From the moment a company is established, it not only works to perfect its products and services, but also the way it is perceived. The way staff, prospective staff, customers, and prospective customers view you is incredibly important. With all four groups in mind, a company can methodically develop the way that the marketplace—and individuals—will view it. Social media should help you control the narrative, but your team and the people you sell to have their own accounts and the benefit of numbers.
By building a culturally diverse workforce, a company can create the appearance of an inclusive and welcoming place (hopefully based on the reality that it actually is one, of course). Employing people of multiple races and cultures reflects well on an organization nowadays. It shows that various types of people are represented. It appeals both to people who might consider buying products or services from you as well as to people who might consider applying to work for you.

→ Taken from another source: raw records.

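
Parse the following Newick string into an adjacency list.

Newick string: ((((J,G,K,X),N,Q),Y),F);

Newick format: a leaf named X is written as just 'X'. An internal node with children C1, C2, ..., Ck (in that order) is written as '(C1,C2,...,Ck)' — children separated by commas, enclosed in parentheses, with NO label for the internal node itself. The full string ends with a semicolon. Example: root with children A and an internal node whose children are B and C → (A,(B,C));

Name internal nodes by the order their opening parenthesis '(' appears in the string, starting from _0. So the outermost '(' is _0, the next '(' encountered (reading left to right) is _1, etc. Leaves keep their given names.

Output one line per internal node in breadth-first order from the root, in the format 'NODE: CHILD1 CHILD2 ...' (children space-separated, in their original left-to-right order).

Input: ((((J,G,K,X),N,Q),Y),F);
Scanning left-to-right, naming '(' by encounter order:
  pos 0: '(' -> open internal node _0 (depth 1)
  pos 1: '(' -> open internal node _1 (depth 2)
  pos 2: '(' -> open internal node _2 (depth 3)
  pos 3: '(' -> open internal node _3 (depth 4)
  pos 11: ')' -> close internal node _3 (now at depth 3)
  pos 16: ')' -> close internal node _2 (now at depth 2)
  pos 19: ')' -> close internal node _1 (now at depth 1)
  pos 22: ')' -> close internal node _0 (now at depth 0)
Total internal nodes: 4
BFS adjacency from root:
  _0: _1 F
  _1: _2 Y
  _2: _3 N Q
  _3: J G K X

Answer: _0: _1 F
_1: _2 Y
_2: _3 N Q
_3: J G K X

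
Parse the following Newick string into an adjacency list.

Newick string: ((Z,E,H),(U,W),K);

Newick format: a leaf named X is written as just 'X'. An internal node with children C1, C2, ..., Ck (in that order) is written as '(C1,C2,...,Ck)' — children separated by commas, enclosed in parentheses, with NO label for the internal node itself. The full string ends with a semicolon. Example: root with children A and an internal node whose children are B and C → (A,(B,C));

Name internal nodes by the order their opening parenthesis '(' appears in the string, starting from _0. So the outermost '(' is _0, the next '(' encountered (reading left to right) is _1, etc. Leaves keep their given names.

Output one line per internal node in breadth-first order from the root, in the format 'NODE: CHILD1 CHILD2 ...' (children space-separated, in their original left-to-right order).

Answer: _0: _1 _2 K
_1: Z E H
_2: U W

Derivation:
Input: ((Z,E,H),(U,W),K);
Scanning left-to-right, naming '(' by encounter order:
  pos 0: '(' -> open internal node _0 (depth 1)
  pos 1: '(' -> open internal node _1 (depth 2)
  pos 7: ')' -> close internal node _1 (now at depth 1)
  pos 9: '(' -> open internal node _2 (depth 2)
  pos 13: ')' -> close internal node _2 (now at depth 1)
  pos 16: ')' -> close internal node _0 (now at depth 0)
Total internal nodes: 3
BFS adjacency from root:
  _0: _1 _2 K
  _1: Z E H
  _2: U W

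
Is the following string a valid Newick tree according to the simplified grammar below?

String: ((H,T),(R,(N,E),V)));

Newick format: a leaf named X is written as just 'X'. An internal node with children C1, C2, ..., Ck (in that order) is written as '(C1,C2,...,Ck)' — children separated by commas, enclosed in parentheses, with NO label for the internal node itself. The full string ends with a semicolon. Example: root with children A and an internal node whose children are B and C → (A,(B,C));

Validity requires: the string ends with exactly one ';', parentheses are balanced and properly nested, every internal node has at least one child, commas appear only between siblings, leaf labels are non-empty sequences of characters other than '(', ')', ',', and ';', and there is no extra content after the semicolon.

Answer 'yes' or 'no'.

Answer: no

Derivation:
Input: ((H,T),(R,(N,E),V)));
Paren balance: 4 '(' vs 5 ')' MISMATCH
Ends with single ';': True
Full parse: FAILS (extra content after tree at pos 19)
Valid: False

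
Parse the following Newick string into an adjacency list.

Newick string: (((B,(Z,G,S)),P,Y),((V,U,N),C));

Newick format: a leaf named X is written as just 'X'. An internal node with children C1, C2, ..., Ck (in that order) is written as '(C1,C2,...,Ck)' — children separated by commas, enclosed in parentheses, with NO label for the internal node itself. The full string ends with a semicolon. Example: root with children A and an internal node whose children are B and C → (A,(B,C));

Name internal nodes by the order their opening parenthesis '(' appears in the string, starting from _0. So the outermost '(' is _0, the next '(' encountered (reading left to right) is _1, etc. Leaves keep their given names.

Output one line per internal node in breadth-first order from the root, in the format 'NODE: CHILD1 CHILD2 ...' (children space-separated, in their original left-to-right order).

Input: (((B,(Z,G,S)),P,Y),((V,U,N),C));
Scanning left-to-right, naming '(' by encounter order:
  pos 0: '(' -> open internal node _0 (depth 1)
  pos 1: '(' -> open internal node _1 (depth 2)
  pos 2: '(' -> open internal node _2 (depth 3)
  pos 5: '(' -> open internal node _3 (depth 4)
  pos 11: ')' -> close internal node _3 (now at depth 3)
  pos 12: ')' -> close internal node _2 (now at depth 2)
  pos 17: ')' -> close internal node _1 (now at depth 1)
  pos 19: '(' -> open internal node _4 (depth 2)
  pos 20: '(' -> open internal node _5 (depth 3)
  pos 26: ')' -> close internal node _5 (now at depth 2)
  pos 29: ')' -> close internal node _4 (now at depth 1)
  pos 30: ')' -> close internal node _0 (now at depth 0)
Total internal nodes: 6
BFS adjacency from root:
  _0: _1 _4
  _1: _2 P Y
  _4: _5 C
  _2: B _3
  _5: V U N
  _3: Z G S

Answer: _0: _1 _4
_1: _2 P Y
_4: _5 C
_2: B _3
_5: V U N
_3: Z G S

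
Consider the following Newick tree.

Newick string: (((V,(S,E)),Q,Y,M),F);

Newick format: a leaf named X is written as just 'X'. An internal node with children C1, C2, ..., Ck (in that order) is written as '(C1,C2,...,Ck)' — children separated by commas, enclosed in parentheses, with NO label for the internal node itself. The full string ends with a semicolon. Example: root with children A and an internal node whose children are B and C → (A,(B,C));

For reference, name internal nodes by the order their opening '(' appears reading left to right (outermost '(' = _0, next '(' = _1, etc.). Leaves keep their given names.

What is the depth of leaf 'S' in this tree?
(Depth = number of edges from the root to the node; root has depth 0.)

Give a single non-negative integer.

Answer: 4

Derivation:
Newick: (((V,(S,E)),Q,Y,M),F);
Naming internals by '(' encounter order: outermost '(' = _0, next = _1, ...
Query node: S
Path from root: _0 -> _1 -> _2 -> _3 -> S
Depth of S: 4 (number of edges from root)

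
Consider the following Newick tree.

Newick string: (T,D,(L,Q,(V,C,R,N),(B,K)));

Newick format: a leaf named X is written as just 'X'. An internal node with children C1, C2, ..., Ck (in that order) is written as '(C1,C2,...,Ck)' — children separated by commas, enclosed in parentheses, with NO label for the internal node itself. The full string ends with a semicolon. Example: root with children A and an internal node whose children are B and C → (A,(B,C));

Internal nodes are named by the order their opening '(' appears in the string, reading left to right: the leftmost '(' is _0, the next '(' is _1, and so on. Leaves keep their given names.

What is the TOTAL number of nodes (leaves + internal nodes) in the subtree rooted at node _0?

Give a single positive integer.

Answer: 14

Derivation:
Newick: (T,D,(L,Q,(V,C,R,N),(B,K)));
Locate _0: it is the '(' at position 0 (the 1st '(' reading left to right).
Query: subtree rooted at _0
_0: subtree_size = 1 + 13
  T: subtree_size = 1 + 0
  D: subtree_size = 1 + 0
  _1: subtree_size = 1 + 10
    L: subtree_size = 1 + 0
    Q: subtree_size = 1 + 0
    _2: subtree_size = 1 + 4
      V: subtree_size = 1 + 0
      C: subtree_size = 1 + 0
      R: subtree_size = 1 + 0
      N: subtree_size = 1 + 0
    _3: subtree_size = 1 + 2
      B: subtree_size = 1 + 0
      K: subtree_size = 1 + 0
Total subtree size of _0: 14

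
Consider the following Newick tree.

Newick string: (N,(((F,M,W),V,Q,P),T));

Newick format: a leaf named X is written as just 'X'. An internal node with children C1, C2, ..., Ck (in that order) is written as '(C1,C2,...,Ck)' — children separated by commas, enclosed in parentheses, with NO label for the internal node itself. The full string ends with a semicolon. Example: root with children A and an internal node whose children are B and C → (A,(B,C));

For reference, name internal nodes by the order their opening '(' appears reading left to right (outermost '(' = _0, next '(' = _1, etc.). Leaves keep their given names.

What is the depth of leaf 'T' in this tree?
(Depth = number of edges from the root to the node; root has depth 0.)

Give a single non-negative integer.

Newick: (N,(((F,M,W),V,Q,P),T));
Naming internals by '(' encounter order: outermost '(' = _0, next = _1, ...
Query node: T
Path from root: _0 -> _1 -> T
Depth of T: 2 (number of edges from root)

Answer: 2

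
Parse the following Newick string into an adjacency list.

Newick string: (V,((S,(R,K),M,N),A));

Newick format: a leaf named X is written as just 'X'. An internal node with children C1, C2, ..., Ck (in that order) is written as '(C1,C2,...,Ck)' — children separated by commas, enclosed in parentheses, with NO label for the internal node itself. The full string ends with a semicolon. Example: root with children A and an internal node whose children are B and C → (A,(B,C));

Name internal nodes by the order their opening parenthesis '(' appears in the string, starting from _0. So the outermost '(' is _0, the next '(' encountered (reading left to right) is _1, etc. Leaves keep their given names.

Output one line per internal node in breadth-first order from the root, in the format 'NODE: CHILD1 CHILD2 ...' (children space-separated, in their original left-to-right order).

Answer: _0: V _1
_1: _2 A
_2: S _3 M N
_3: R K

Derivation:
Input: (V,((S,(R,K),M,N),A));
Scanning left-to-right, naming '(' by encounter order:
  pos 0: '(' -> open internal node _0 (depth 1)
  pos 3: '(' -> open internal node _1 (depth 2)
  pos 4: '(' -> open internal node _2 (depth 3)
  pos 7: '(' -> open internal node _3 (depth 4)
  pos 11: ')' -> close internal node _3 (now at depth 3)
  pos 16: ')' -> close internal node _2 (now at depth 2)
  pos 19: ')' -> close internal node _1 (now at depth 1)
  pos 20: ')' -> close internal node _0 (now at depth 0)
Total internal nodes: 4
BFS adjacency from root:
  _0: V _1
  _1: _2 A
  _2: S _3 M N
  _3: R K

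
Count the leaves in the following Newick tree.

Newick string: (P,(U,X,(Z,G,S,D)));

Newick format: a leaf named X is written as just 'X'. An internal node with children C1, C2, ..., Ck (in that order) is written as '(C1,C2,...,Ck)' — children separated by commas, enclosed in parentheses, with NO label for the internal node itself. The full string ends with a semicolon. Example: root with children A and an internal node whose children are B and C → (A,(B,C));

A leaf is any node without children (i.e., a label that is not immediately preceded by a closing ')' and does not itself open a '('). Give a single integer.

Answer: 7

Derivation:
Newick: (P,(U,X,(Z,G,S,D)));
Scan left-to-right; a leaf is any maximal label run not followed by '(':
  pos 1: leaf 'P' → count = 1
  pos 4: leaf 'U' → count = 2
  pos 6: leaf 'X' → count = 3
  pos 9: leaf 'Z' → count = 4
  pos 11: leaf 'G' → count = 5
  pos 13: leaf 'S' → count = 6
  pos 15: leaf 'D' → count = 7
Total leaves: 7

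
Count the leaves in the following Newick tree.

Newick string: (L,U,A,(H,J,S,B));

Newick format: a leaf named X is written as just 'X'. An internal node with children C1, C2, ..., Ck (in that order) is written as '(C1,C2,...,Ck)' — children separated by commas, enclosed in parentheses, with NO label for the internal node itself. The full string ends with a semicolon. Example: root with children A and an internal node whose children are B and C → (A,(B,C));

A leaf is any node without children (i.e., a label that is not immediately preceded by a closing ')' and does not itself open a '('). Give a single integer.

Answer: 7

Derivation:
Newick: (L,U,A,(H,J,S,B));
Scan left-to-right; a leaf is any maximal label run not followed by '(':
  pos 1: leaf 'L' → count = 1
  pos 3: leaf 'U' → count = 2
  pos 5: leaf 'A' → count = 3
  pos 8: leaf 'H' → count = 4
  pos 10: leaf 'J' → count = 5
  pos 12: leaf 'S' → count = 6
  pos 14: leaf 'B' → count = 7
Total leaves: 7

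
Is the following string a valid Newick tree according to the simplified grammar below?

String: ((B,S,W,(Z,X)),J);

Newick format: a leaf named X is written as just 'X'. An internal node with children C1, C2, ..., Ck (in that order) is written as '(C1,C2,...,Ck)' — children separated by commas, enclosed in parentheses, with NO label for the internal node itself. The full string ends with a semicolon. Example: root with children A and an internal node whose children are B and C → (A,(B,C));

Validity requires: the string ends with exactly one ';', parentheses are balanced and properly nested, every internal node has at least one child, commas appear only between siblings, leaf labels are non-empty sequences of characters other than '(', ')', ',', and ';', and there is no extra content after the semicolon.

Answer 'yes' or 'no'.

Input: ((B,S,W,(Z,X)),J);
Paren balance: 3 '(' vs 3 ')' OK
Ends with single ';': True
Full parse: OK
Valid: True

Answer: yes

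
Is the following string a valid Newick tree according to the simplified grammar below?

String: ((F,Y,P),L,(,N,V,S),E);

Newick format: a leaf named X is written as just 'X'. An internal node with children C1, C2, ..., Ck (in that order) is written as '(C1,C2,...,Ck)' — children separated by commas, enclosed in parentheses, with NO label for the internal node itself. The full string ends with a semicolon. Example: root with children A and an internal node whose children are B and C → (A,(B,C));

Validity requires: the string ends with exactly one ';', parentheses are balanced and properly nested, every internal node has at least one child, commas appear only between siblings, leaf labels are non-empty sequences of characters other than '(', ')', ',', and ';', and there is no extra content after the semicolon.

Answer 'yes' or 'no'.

Answer: no

Derivation:
Input: ((F,Y,P),L,(,N,V,S),E);
Paren balance: 3 '(' vs 3 ')' OK
Ends with single ';': True
Full parse: FAILS (empty leaf label at pos 12)
Valid: False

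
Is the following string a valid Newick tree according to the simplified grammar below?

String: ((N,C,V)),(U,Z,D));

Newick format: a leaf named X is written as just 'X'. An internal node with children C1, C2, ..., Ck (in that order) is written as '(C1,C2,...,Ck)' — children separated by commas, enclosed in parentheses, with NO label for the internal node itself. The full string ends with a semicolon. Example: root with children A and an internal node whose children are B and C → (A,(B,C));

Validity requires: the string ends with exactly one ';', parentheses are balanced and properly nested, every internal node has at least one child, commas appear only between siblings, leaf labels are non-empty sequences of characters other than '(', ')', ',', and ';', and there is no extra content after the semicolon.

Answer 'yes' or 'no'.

Answer: no

Derivation:
Input: ((N,C,V)),(U,Z,D));
Paren balance: 3 '(' vs 4 ')' MISMATCH
Ends with single ';': True
Full parse: FAILS (extra content after tree at pos 9)
Valid: False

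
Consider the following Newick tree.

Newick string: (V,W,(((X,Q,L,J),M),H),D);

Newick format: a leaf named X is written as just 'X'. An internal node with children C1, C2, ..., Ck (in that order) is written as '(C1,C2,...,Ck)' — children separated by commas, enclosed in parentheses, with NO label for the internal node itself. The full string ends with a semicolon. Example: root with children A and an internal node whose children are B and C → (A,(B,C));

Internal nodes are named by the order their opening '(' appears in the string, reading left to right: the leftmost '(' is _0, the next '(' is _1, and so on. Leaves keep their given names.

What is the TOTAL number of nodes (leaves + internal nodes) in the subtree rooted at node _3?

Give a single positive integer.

Newick: (V,W,(((X,Q,L,J),M),H),D);
Locate _3: it is the '(' at position 7 (the 4th '(' reading left to right).
Query: subtree rooted at _3
_3: subtree_size = 1 + 4
  X: subtree_size = 1 + 0
  Q: subtree_size = 1 + 0
  L: subtree_size = 1 + 0
  J: subtree_size = 1 + 0
Total subtree size of _3: 5

Answer: 5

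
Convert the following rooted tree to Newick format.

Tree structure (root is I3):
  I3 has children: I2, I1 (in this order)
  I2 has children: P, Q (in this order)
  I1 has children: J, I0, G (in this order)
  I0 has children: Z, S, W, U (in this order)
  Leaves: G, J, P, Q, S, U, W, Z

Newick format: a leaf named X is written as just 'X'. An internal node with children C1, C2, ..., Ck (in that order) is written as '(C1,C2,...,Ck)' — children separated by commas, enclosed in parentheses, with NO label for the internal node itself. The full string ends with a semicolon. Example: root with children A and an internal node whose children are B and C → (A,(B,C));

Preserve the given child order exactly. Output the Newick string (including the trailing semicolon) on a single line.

Answer: ((P,Q),(J,(Z,S,W,U),G));

Derivation:
internal I3 with children ['I2', 'I1']
  internal I2 with children ['P', 'Q']
    leaf 'P' → 'P'
    leaf 'Q' → 'Q'
  → '(P,Q)'
  internal I1 with children ['J', 'I0', 'G']
    leaf 'J' → 'J'
    internal I0 with children ['Z', 'S', 'W', 'U']
      leaf 'Z' → 'Z'
      leaf 'S' → 'S'
      leaf 'W' → 'W'
      leaf 'U' → 'U'
    → '(Z,S,W,U)'
    leaf 'G' → 'G'
  → '(J,(Z,S,W,U),G)'
→ '((P,Q),(J,(Z,S,W,U),G))'
Final: ((P,Q),(J,(Z,S,W,U),G));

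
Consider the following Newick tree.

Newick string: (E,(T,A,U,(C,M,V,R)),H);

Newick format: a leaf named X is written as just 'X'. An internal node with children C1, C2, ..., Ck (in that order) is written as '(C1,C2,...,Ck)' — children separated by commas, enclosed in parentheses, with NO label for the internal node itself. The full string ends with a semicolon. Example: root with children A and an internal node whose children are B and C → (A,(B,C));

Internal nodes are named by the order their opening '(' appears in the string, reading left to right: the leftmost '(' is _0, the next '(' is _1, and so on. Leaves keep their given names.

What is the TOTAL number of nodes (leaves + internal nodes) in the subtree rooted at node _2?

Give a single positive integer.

Answer: 5

Derivation:
Newick: (E,(T,A,U,(C,M,V,R)),H);
Locate _2: it is the '(' at position 10 (the 3rd '(' reading left to right).
Query: subtree rooted at _2
_2: subtree_size = 1 + 4
  C: subtree_size = 1 + 0
  M: subtree_size = 1 + 0
  V: subtree_size = 1 + 0
  R: subtree_size = 1 + 0
Total subtree size of _2: 5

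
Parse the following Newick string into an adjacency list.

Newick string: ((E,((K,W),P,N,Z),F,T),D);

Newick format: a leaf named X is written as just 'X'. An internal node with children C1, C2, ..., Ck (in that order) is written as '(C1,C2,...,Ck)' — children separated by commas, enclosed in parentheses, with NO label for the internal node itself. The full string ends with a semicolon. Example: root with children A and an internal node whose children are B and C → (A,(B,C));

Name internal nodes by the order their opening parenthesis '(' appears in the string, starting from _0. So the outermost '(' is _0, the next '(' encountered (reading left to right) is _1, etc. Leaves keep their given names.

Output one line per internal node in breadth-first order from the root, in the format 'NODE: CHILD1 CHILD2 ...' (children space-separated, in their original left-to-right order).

Answer: _0: _1 D
_1: E _2 F T
_2: _3 P N Z
_3: K W

Derivation:
Input: ((E,((K,W),P,N,Z),F,T),D);
Scanning left-to-right, naming '(' by encounter order:
  pos 0: '(' -> open internal node _0 (depth 1)
  pos 1: '(' -> open internal node _1 (depth 2)
  pos 4: '(' -> open internal node _2 (depth 3)
  pos 5: '(' -> open internal node _3 (depth 4)
  pos 9: ')' -> close internal node _3 (now at depth 3)
  pos 16: ')' -> close internal node _2 (now at depth 2)
  pos 21: ')' -> close internal node _1 (now at depth 1)
  pos 24: ')' -> close internal node _0 (now at depth 0)
Total internal nodes: 4
BFS adjacency from root:
  _0: _1 D
  _1: E _2 F T
  _2: _3 P N Z
  _3: K W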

When you have more people in the company who can cater to a wide range of clients and prospects, you can truly customize your products or services and your overall approach to meet their needs. Your company will ultimately gain more access to more types of people, thereby attracting a more diverse clientele. Getting positive reviews from said individuals is then a strong marketing tool—arguably the most impactful—and an almost sure-fire way to win over more people and grow your market.
With the power of social media, where companies can reach customers on a more personal level, people seem to appreciate relatability and feeling understood. Gaining insight into varied communities because you have employees with the same backgrounds gives you an edge that some competitors may not have. Once word travels, you will gradually build a reputation of tailoring your products or services to the needs of your clients.
How Globalization has Affected Cultural Diversity
Globalization has had obvious benefits for business, leading companies and countries to share a variety of different goods and services around the world— including talent! This does even more to accelerate the important trend of cultural diversity and inclusion as organizations expand and grow. Since remote work has become increasingly easier and beneficial to companies (not to mention necessary), hiring internationally is more commonplace—and consequently offers the opportunity to make companies even more diverse.
Only a century ago, the world seemed a lot smaller and a lot more segregated. But over the decades, as air travel becomes more common, cultural diversity in the workplace is more the rule and expectation than merely a suggestion. International trade, remote work, and even online shopping have diversified the entire world. Hiring a culturally diverse team bodes well for organizations who aren’t afraid to get on board.